Hingga memasuki babak Debat Capres bagian kedua (Minggu, 17 Februari 2019), konstestasi politik Pemilu 2019 masih menampakkan wajah maskulinitas. Kemana para perempuan di panggung politik pilpres? Opini Wahyu Susilo.
Iklan
Penampakan wajah maskulinitas Pemilu 2019 bukan hanya didominasi oleh dominasi kontestasi Presiden dan Wakil Presiden yang memang kandidatnya semua lelaki, tetapi juga oleh dominasi caleg laki-laki yang mencapai hampir 60% dibanding caleg perempuan yang mencapai 40%. Meski sudah melewati ambang batas 30% kuota perempuan, namun menurut kajian Perludem, prospek keterpilihan caleg perempuan masih jauh dari harapan jika menilik dari urutan kandidasi penetapan daftar calon tetap. Mayoritas nomor urut teratas yang memiliki peluang keterpilihan yang tinggi masih didominasi caleg laki-laki.
Selain itu, hanya maskulin Pemilu 2019 juga terlihat dari marginalisasi isu-isu terkait perempuan dalam perbincangan dan perdebatan tentang program dan konten kampanye para kandidat.
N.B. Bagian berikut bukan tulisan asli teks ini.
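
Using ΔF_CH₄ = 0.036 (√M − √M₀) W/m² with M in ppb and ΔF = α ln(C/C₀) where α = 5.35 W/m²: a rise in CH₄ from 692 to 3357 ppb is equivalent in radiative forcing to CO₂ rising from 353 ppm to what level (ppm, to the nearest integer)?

C ≈ 437 ppm

CH₄ forcing: 0.036 × (√3357 − √692) = 0.036 × (57.9396 − 26.3059) = 0.036 × 31.6337 = 1.13881 W/m².
Set 5.35 ln(C/353) = 1.13881: ln(C/353) = 1.13881/5.35 = 0.21286, so C = 353 × e^0.21286 = 353 × 1.23721 = 436.74 ppm.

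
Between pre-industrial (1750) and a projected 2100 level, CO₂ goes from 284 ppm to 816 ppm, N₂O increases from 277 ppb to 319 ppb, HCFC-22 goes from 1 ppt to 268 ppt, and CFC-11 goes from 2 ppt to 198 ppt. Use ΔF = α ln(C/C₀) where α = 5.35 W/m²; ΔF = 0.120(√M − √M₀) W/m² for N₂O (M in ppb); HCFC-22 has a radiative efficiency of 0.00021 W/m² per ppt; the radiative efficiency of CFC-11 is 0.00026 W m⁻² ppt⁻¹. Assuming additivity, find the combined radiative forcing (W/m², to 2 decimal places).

ΔF = 5.90 W/m²

CO₂: 5.35 × ln(816/284) = 5.35 × ln(2.87324) = 5.35 × 1.05544 = 5.6466 W/m².
N₂O: 0.120 × (√319 − √277) = 0.120 × (17.8606 − 16.6433) = 0.120 × 1.2173 = 0.1461 W/m².
HCFC-22: ΔF = 0.00021 × (268 − 1) = 0.00021 × 267 = 0.0561 W/m².
CFC-11: ΔF = 0.00026 × (198 − 2) = 0.00026 × 196 = 0.0510 W/m².
Total ΔF = 5.6466 + 0.1461 + 0.0561 + 0.0510 = 5.8998 W/m².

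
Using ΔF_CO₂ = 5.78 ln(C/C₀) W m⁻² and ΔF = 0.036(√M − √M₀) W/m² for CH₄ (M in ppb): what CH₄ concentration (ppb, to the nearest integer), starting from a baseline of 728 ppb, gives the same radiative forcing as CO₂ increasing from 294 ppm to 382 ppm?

CO₂ forcing: 5.78 × ln(382/294) = 5.78 × 0.261841 = 1.51344 W/m².
Set 0.036(√M − √728) = 1.51344: √M = 1.51344/0.036 + √728 = 42.0400 + 26.9815 = 69.0215.
M = (69.0215)² = 4763.97 ppb.

M ≈ 4764 ppb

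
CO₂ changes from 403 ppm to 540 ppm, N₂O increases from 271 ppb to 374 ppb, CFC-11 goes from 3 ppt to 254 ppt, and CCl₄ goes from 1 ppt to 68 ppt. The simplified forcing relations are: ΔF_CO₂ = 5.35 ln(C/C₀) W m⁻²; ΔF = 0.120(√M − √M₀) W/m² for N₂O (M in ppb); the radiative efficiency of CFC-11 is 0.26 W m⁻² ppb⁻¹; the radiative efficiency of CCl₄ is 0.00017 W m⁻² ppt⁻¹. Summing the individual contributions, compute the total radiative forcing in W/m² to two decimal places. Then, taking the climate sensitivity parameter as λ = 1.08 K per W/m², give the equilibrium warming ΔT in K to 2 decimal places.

CO₂: 5.35 × ln(540/403) = 5.35 × ln(1.33995) = 5.35 × 0.29263 = 1.5656 W/m².
N₂O: 0.120 × (√374 − √271) = 0.120 × (19.3391 − 16.4621) = 0.120 × 2.8770 = 0.3452 W/m².
CFC-11: Δ = 254 − 3 = 251 ppt = 0.251 ppb; ΔF = 0.26 × 0.251 = 0.0653 W/m².
CCl₄: ΔF = 0.00017 × (68 − 1) = 0.00017 × 67 = 0.0114 W/m².
Total ΔF = 1.5656 + 0.3452 + 0.0653 + 0.0114 = 1.9875 W/m².
ΔT = λ ΔF = 1.08 × 1.99 = 2.1492 K.

ΔF = 1.99 W/m²; ΔT = 2.15 K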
Dalam dua perdebatan kandidat Pilpres 2019 baik di term 1 (tentang penegakan hukum, HAM dan terorisme) maupun term 2 (tentang energi, sumberdaya alam, infrastruktur dan lingkungan) sangat miskin sekali perdebatan tentang permasalahan yang dihadapi perempuan baik dalam bidang hukum, HAM, penanganan terorisme, akses terhadap sumberdaya alam dan infrastruktur serta dampak kerusakan lingkungan.
Wajah maskulin nampak di perdebatan term 1 dimana dari 6 panelis didominasi oleh (5) laki-laki dan hanya menyisakan 1 panelis perempuan Bivitri Susanti dan 1 moderator perempuan Ira Koesno. Satu-satunya konten perdebatan terkait perempuan hanya berupa pertanyaan atau tepatnya gugatan capres #01 Joko Widodo ke capres #02 Prabowo Subianto tentang tidak adanya perempuan yang menempati posisi strategis di kepemimpinan partai pimpinan Prabowo, Gerindra.
Dalam debat term 2 situasinya juga tidak berubah
Meski ada penambahan 2 panelis perempuan yaitu Yaya Hidayati (WALHI) dan Dewi Kartika (Konsorsium Pembaruan Agraria) namun perdebatan di term 2 yang berlangsung dinamis dan sengit ini sama sekali tidak menyisakan pertanyaan terkait dengan situasi kerentanan perempuan dalam thema-thema sumber daya alam, infrastruktur dan lingkungan.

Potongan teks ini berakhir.